Critical Thinking
From the Sckeptical Inquirer (via arts and letters daily): Critical Thinking, What is it good for? (In fact, what is it?)
In short, since it is so easy to misperceive reality, a critical thinker is disinclined to take things at face value, suspicious of certainties, not easily swayed by conventional (or unconventional) wisdom, and distrustful of the facades and ideologies that serve as the ubiquitous cosmetics of social life.
In other words, critical thinkers are necessarily skeptics. Skepticism can be summarized as concisely as this (Skeptic 2005):
[. . .]
- Skeptics do not believe easily. They have outgrown childlike credulity (Dawkins 1995) to a greater extent than most adults ever do.
- When skeptics take a position, they do so provisionally. They understand that their knowledge on any subject is fallible, incomplete, and subject to change.
- Skeptics defer to no sacred cows. They regard orthodoxies as the mortal enemy of critical thought-all orthodoxies, including those that lie close to home.
Like the honest juror, the critical thinker is ethically committed to the concept of due process-intellectual due process-as the best way to increase the likelihood of finding the truth. This code of intellectual conduct demands giving ideas their day in court before rendering an informed and reasoned verdict. It requires such traits as these:
- Being unwilling to subordinate one's thinking to orthodoxies that demand to be swallowed whole-at the risk of being charged with heresy
- Refusing to dismiss possible merits in ideas that otherwise may be deeply repugnant-at the risk of appearing immoral
- Being capable of saying, "I don't know"-at the risk of appearing unintelligent
- Being willing to judge the truth value of ideas sponsored by demographic and cultural groups to which one does not belong-at the risk of being accused of prejudice
- Being willing to change one's mind-at the risk of appearing capricious
- Being open to the arguments of adversaries-at the risk of appearing disloyal
- Having an acute awareness of the limits and fallibility of one's knowledge-at the risk of seeming to suffer from that dreaded malady, low self-esteem
In short, this aspect of critical thinking can be the most difficult of all.
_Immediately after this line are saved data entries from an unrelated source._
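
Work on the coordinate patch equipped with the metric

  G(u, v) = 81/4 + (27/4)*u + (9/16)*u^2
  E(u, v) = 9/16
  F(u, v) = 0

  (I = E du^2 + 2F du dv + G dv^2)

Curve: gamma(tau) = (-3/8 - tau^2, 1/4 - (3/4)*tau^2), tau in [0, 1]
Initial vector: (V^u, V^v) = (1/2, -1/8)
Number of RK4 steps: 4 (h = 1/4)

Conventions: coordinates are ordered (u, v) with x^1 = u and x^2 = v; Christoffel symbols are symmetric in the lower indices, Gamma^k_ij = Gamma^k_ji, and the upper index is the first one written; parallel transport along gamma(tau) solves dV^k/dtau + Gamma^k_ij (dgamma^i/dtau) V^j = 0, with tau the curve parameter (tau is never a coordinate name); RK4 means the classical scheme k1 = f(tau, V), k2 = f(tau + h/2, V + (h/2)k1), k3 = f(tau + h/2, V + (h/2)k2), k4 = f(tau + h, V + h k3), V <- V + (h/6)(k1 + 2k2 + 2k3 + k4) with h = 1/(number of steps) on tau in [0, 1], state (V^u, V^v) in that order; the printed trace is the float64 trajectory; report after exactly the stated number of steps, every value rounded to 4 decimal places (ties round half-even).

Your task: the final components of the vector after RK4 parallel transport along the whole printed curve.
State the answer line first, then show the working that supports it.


Answer: V^u = 0.8451, V^v = -0.0375

gamma'(tau) = (-2*tau, -(3/2)*tau); f(tau, V)^k = -Gamma^k_ij(gamma(tau)) gamma'^i(tau) V^j; h = 1/4; intermediate values shown to 6 dp
curve data and Christoffel symbols at the stage parameters:
  tau = 0.000000: gamma = (-0.375000, 0.250000), gamma' = (0.000000, 0.000000); Gamma_uuu = 0.000000, Gamma_uuv = 0.000000, Gamma_uvv = -5.625000, Gamma_vuu = 0.000000, Gamma_vuv = 0.177778, Gamma_vvv = 0.000000
  tau = 0.125000: gamma = (-0.390625, 0.238281), gamma' = (-0.250000, -0.187500); Gamma_uuu = 0.000000, Gamma_uuv = 0.000000, Gamma_uvv = -5.609375, Gamma_vuu = 0.000000, Gamma_vuv = 0.178273, Gamma_vvv = 0.000000
  tau = 0.250000: gamma = (-0.437500, 0.203125), gamma' = (-0.500000, -0.375000); Gamma_uuu = 0.000000, Gamma_uuv = 0.000000, Gamma_uvv = -5.562500, Gamma_vuu = 0.000000, Gamma_vuv = 0.179775, Gamma_vvv = 0.000000
  tau = 0.375000: gamma = (-0.515625, 0.144531), gamma' = (-0.750000, -0.562500); Gamma_uuu = 0.000000, Gamma_uuv = 0.000000, Gamma_uvv = -5.484375, Gamma_vuu = 0.000000, Gamma_vuv = 0.182336, Gamma_vvv = 0.000000
  tau = 0.500000: gamma = (-0.625000, 0.062500), gamma' = (-1.000000, -0.750000); Gamma_uuu = 0.000000, Gamma_uuv = 0.000000, Gamma_uvv = -5.375000, Gamma_vuu = 0.000000, Gamma_vuv = 0.186047, Gamma_vvv = 0.000000
  tau = 0.625000: gamma = (-0.765625, -0.042969), gamma' = (-1.250000, -0.937500); Gamma_uuu = 0.000000, Gamma_uuv = 0.000000, Gamma_uvv = -5.234375, Gamma_vuu = 0.000000, Gamma_vuv = 0.191045, Gamma_vvv = 0.000000
  tau = 0.750000: gamma = (-0.937500, -0.171875), gamma' = (-1.500000, -1.125000); Gamma_uuu = 0.000000, Gamma_uuv = 0.000000, Gamma_uvv = -5.062500, Gamma_vuu = 0.000000, Gamma_vuv = 0.197531, Gamma_vvv = 0.000000
  tau = 0.875000: gamma = (-1.140625, -0.324219), gamma' = (-1.750000, -1.312500); Gamma_uuu = 0.000000, Gamma_uuv = 0.000000, Gamma_uvv = -4.859375, Gamma_vuu = 0.000000, Gamma_vuv = 0.205788, Gamma_vvv = 0.000000
  tau = 1.000000: gamma = (-1.375000, -0.500000), gamma' = (-2.000000, -1.500000); Gamma_uuu = 0.000000, Gamma_uuv = 0.000000, Gamma_uvv = -4.625000, Gamma_vuu = 0.000000, Gamma_vuv = 0.216216, Gamma_vvv = 0.000000
step 0: V^u = 0.5000, V^v = -0.1250
step 1: k1 = (0.000000, 0.000000), k2 = (0.131470, 0.011142), k3 = (0.130005, 0.011753), k4 = (0.254613, 0.024927); V <- V + (h/6)(k1 + 2k2 + 2k3 + k4): V^u = 0.5324, V^v = -0.1221
step 2: k1 = (0.254596, 0.024921), k2 = (0.366920, 0.041604), k3 = (0.360487, 0.043329), k4 = (0.448360, 0.066171); V <- V + (h/6)(k1 + 2k2 + 2k3 + k4): V^u = 0.6223, V^v = -0.1112
step 3: k1 = (0.448195, 0.066149), k2 = (0.505010, 0.096916), k3 = (0.486138, 0.099106), k4 = (0.492095, 0.139697); V <- V + (h/6)(k1 + 2k2 + 2k3 + k4): V^u = 0.7441, V^v = -0.0863
step 4: k1 = (0.491324, 0.139790), k2 = (0.438765, 0.192787), k3 = (0.396514, 0.193398), k4 = (0.263060, 0.257076); V <- V + (h/6)(k1 + 2k2 + 2k3 + k4): V^u = 0.8451, V^v = -0.0375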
Subjecting ideas to intellectual due process can require more integrity, humility, tolerance of uncertainty, and courage than most of us find easy to summon. No wonder we will join a wild-eyed, slobbering lynch mob from time to time.
[. . .]
Multidimensional critical thinking is not simply a byproduct of something else. It must be taught. Well, then, what about the "critical-thinking" trend that has permeated American education across the curriculum at all levels? Are these efforts succeeding in materially strengthening the quality of critical thinking in society at large? Again, the various indicators of uncritical thought in our society suggest not. It is doubtful that what students learn from those classrooms and texts does much to alter their worldviews and values regarding the truth. A primary cause of this shortfall is the antiseptic nature of the "critical thinking" typically taught to students. Either most teachers and authors do not possess a highly multidimensional conception of critical thinking themselves, or they are reluctant (perhaps with good reason) to approach the perilous territory-way past logical fallacies and weeping Madonna statues-to which full-fledged critical thinking inevitably leads. The result is the commonplace teaching of quasi-critical thinking.
Validity and soundness are not easy to achieve.